A.16. Method for publishing results.


The information from the Form ETA-9165 will not be published.


A.17. If seeking approval not to display the expiration date for OMB approval, explain why display would be inappropriate.


The Department displays the expiration date for OMB approval on all affected forms.


A.18. Explanation of each exception in the certification statement.


The Department is not seeking any exception to the certification requirements.


  1. Collection of Information Employing Statistical Methods


This information collection does not employ statistical methods.


1 While the commenter refers to information being provided on the form by the surveyor, it is the responsibility of the employer to complete the Form ETA-9165 and sign the required declaration under the 2015 H-2B Final Wage Rule. See 80 Fed. Reg. at 24172-24173.
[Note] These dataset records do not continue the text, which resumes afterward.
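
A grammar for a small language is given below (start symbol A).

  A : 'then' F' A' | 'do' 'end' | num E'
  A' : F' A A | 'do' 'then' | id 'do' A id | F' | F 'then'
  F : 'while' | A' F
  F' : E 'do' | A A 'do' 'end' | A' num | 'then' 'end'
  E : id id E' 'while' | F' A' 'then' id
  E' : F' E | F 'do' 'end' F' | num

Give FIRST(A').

{ 'do', 'then', 'while', id, num }

From A' : F' A A: add FIRST(F') = { 'do', 'then', 'while', id, num }.
A' : 'do' 'then' contributes {'do'}.
A' : id 'do' A id contributes {id}.
From A' : F': add FIRST(F') = { 'do', 'then', 'while', id, num }.
From A' : F 'then': add FIRST(F) = { 'do', 'then', 'while', id, num }.
Union: FIRST(A') = { 'do', 'then', 'while', id, num }.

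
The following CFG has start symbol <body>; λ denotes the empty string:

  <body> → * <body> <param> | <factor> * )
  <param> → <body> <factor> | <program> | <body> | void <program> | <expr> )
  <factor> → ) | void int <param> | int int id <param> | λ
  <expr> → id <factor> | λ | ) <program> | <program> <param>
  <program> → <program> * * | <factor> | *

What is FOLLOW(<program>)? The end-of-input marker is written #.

{ #, ), *, id, int, void }

In <param> → <program>: <program> is at the end, add FOLLOW(<param>) = { #, ), *, id, int, void }.
In <param> → void <program>: <program> is at the end, add FOLLOW(<param>) = { #, ), *, id, int, void }.
In <expr> → ) <program>: <program> is at the end, add FOLLOW(<expr>) = { ) }.
In <expr> → <program> <param>: add FIRST(<param>)\{λ} = { ), *, id, int, void }.
  Since <param> is nullable, also add FOLLOW(<expr>) = { ) }.
In <program> → <program> * *: add FIRST(* *) = { * }.
Union: FOLLOW(<program>) = { #, ), *, id, int, void }.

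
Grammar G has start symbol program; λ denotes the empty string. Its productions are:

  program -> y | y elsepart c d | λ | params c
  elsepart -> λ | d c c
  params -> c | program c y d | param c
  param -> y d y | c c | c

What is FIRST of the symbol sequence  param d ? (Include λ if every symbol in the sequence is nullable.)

Add FIRST(param) = { c, y }; param is not nullable, stop.

{ c, y }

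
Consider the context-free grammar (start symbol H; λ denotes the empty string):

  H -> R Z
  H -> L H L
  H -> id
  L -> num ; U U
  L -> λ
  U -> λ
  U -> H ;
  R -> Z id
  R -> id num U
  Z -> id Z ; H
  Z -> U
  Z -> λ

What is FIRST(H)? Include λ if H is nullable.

From H -> R Z: add FIRST(R) = { id, num }.
From H -> L H L: L nullable, take FIRST(L) ∪ FIRST(H) = { id, num }.
H -> id contributes {id}.
Union: FIRST(H) = { id, num }.

{ id, num }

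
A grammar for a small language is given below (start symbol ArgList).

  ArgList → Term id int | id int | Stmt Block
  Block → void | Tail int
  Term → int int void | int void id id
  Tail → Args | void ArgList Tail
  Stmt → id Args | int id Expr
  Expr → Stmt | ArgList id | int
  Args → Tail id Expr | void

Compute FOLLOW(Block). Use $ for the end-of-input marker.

{ $, id, void }

In ArgList → Stmt Block: Block is at the end, add FOLLOW(ArgList) = { $, id, void }.
Union: FOLLOW(Block) = { $, id, void }.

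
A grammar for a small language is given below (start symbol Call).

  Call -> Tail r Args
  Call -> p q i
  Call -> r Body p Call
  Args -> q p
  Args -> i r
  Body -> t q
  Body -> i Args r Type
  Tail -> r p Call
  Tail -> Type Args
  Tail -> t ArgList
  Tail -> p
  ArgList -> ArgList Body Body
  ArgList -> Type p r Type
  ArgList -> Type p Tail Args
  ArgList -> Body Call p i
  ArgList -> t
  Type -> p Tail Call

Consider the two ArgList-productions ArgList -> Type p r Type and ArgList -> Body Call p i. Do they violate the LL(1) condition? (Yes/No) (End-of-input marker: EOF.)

No

FIRST(Type p r Type) = { p } and FIRST(Body Call p i) = { i, t }.
The FIRST sets are disjoint and neither alternative is nullable — no conflict.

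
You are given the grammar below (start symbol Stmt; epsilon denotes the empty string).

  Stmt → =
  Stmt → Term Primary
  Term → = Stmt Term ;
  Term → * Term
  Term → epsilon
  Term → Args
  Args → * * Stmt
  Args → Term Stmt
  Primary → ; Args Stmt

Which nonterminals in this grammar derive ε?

Directly nullable (have an epsilon-production): Term.
No other nonterminal has a production whose RHS symbols are all nullable.

{ Term }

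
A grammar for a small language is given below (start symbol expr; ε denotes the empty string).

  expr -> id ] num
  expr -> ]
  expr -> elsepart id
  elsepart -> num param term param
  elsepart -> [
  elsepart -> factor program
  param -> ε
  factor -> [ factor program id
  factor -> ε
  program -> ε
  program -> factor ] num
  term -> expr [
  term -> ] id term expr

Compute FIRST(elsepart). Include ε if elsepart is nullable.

{ [, ], num, ε }

elsepart -> num param term param contributes {num}.
elsepart -> [ contributes {[}.
From elsepart -> factor program: factor, program nullable, take FIRST(factor) ∪ FIRST(program) = { [, ] }; also ε since the whole RHS is nullable.
Union: FIRST(elsepart) = { [, ], num, ε }.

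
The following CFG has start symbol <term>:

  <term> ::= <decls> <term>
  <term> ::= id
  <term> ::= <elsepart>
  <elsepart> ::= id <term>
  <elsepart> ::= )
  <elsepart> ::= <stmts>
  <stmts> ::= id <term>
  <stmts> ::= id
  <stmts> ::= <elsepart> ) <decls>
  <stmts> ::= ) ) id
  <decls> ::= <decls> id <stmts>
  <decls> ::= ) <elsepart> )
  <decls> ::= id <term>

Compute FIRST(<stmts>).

<stmts> ::= id <term> contributes {id}.
<stmts> ::= id contributes {id}.
From <stmts> ::= <elsepart> ) <decls>: add FIRST(<elsepart>) = { ), id }.
<stmts> ::= ) ) id contributes {)}.
Union: FIRST(<stmts>) = { ), id }.

{ ), id }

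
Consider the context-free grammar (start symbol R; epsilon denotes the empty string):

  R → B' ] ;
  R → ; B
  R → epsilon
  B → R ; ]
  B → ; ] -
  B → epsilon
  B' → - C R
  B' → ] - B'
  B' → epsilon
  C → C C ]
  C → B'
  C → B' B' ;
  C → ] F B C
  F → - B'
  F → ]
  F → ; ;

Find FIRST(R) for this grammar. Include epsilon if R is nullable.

From R → B' ] ;: B' nullable, take FIRST(B') ∪ {]} = { -, ] }.
R → ; B contributes {;}.
R → epsilon contributes epsilon.
Union: FIRST(R) = { -, ;, ], epsilon }.

{ -, ;, ], epsilon }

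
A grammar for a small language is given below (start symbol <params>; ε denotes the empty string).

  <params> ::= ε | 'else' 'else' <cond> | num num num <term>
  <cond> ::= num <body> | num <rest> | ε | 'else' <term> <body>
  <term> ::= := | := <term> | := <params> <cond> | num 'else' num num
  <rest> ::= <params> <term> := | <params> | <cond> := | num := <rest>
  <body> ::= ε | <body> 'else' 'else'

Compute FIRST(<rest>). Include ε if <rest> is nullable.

{ 'else', :=, num, ε }

From <rest> ::= <params> <term> :=: <params> nullable, take FIRST(<params>) ∪ FIRST(<term>) = { 'else', :=, num }.
From <rest> ::= <params>: add FIRST(<params>) = { 'else', num, ε } (including ε since <params> is nullable).
From <rest> ::= <cond> :=: <cond> nullable, take FIRST(<cond>) ∪ {:=} = { 'else', :=, num }.
<rest> ::= num := <rest> contributes {num}.
Union: FIRST(<rest>) = { 'else', :=, num, ε }.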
2 Source: Bureau of Labor Statistics. Occupational Employment Statistics: May 2013 National Occupational Employment and Wage Estimates; Management Occupations located at http://www.bls.gov/oes/2013/may/oes_nat.htm#11-0000.


.

3 Source: Bureau of Labor Statistics. Occupational Employment Statistics: May 2013 National Occupational Employment and Wage Estimates; Management Occupations located at http://www.bls.gov/oes/2013/may/oes_nat.htm#11-0000.


.

4 The Federal Government cost estimates are based on the U.S. Office of Personnel Management 2015 Salary Tables. Please see: https://www.opm.gov/policy-data-oversight/pay-leave/salaries-wages/#url=2015. The cost estimate for the adjudication of prevailing wage applications with private surveys in the H-2B program uses wage data from the locality pay schedule for the Washington-Baltimore-Northern Virginia, DC-MD-VA-WV-PA area to reflect the locations of ETA’s National Prevailing Wage Center.

5 The Department expects that its cost of evaluating employer-provided surveys will decrease as a result of the new Form ETA-9165. However, the Department did not assess its cost in evaluating employer-provided surveys in 2008 (73 FR 29942 (NPRM); 73 FR 78020 (final rule)), the first time regulations permitting the submission of employer-provided surveys were established. As a result, we are unable to assess the cost-savings that we expect as a result of the new Form ETA-9165.